Two school employees in discussion with AEA attorneys after requests to repay thousands
Published 5:28 pm Tuesday, April 26, 2022
By JOYANNA LOVE | Managing Editor
A lunchroom manager and a nurse turned teacher employed at Chilton County Schools are in discussions with the Alabama Education Association legal team after receiving letters stating they have been overpaid for multiple years.
For lunchroom manager Christie Payne, the overage totaled to a gross amount of $23,465.
Payne took a picture of her letter and posted it to Facebook with a caption stating the initial mistake happened six years ago, and she was being given seven days to repay it.

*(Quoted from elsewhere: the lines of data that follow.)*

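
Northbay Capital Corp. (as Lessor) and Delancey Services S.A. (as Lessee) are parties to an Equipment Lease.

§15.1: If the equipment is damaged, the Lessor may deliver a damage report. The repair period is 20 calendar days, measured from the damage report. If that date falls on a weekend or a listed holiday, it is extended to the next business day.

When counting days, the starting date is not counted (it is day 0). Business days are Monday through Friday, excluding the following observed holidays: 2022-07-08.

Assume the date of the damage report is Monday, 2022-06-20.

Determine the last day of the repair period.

2022-07-11

The last day of the repair period: 20 calendar days after 2022-06-20 is 2022-07-10. That falls on a Sunday, so it rolls to the next business day, Monday, 2022-07-11.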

While the letter to Payne asks for a response within seven days, it indicates repayment can be over time.
The overpay stems from Payne going from being an assistant manager to being a manager.
“The employee should have started at step 0 of the manager schedule but was given years of experience as an assistant,” the letter signed by Chilton County Schools Superintendent Jason Griffin states.
The mistake resulted in an extra $254 in pay per month from the time Payne took the position in the 2016-2017 school year until now, according to the document. Chilton County Schools has had multiple finance staff changes and a new superintendent during that time.
A second employee Shellie Smith, a nurse who became a teacher four years ago, is facing a similar situation.
“She switched from a nurse to a teacher, so she went from the nurse salary matrix to the teacher salary matrix,” Tracy LeSieur, a UniServe director with the Alabama Education Association who serves Chilton County, said. “That is where the discrepancy seems to come in.”
Similar to Payne, her years of prior experience were used to determine salary instead of starting at the bottom of the teacher salary matrix.
School nurses and teachers are required to be paid at minimum the state mandated scale. However, local salary schedules set the pay for support staff, LeSieur said.
LeSieur has met with both employees.
The employees have been asked by AEA attorneys to provide supporting documentation as they develop a plan for discussion with the school board attorney and the board.
“They are in the process of obtaining that,” LeSieur said.
A discussion with the board on this matter would most likely be during an executive session, which is closed to the public.
Discussion between the Board of Education and its attorney can be legally done in an executive session.
LeSieur said the AEA legal team will research if full repayment is required or if something can be negotiated.
“It all just kind of depends on the situation,” LeSieur said.
LeSieur said working issues like this out can take a while.
AEA membership is open to all public school employees in the state.
“We advocate that anyone working in public education, regardless what your position is, … join AEA because we fight for and support our members when any kind of issue where legal would need to be involved,” LeSieur said.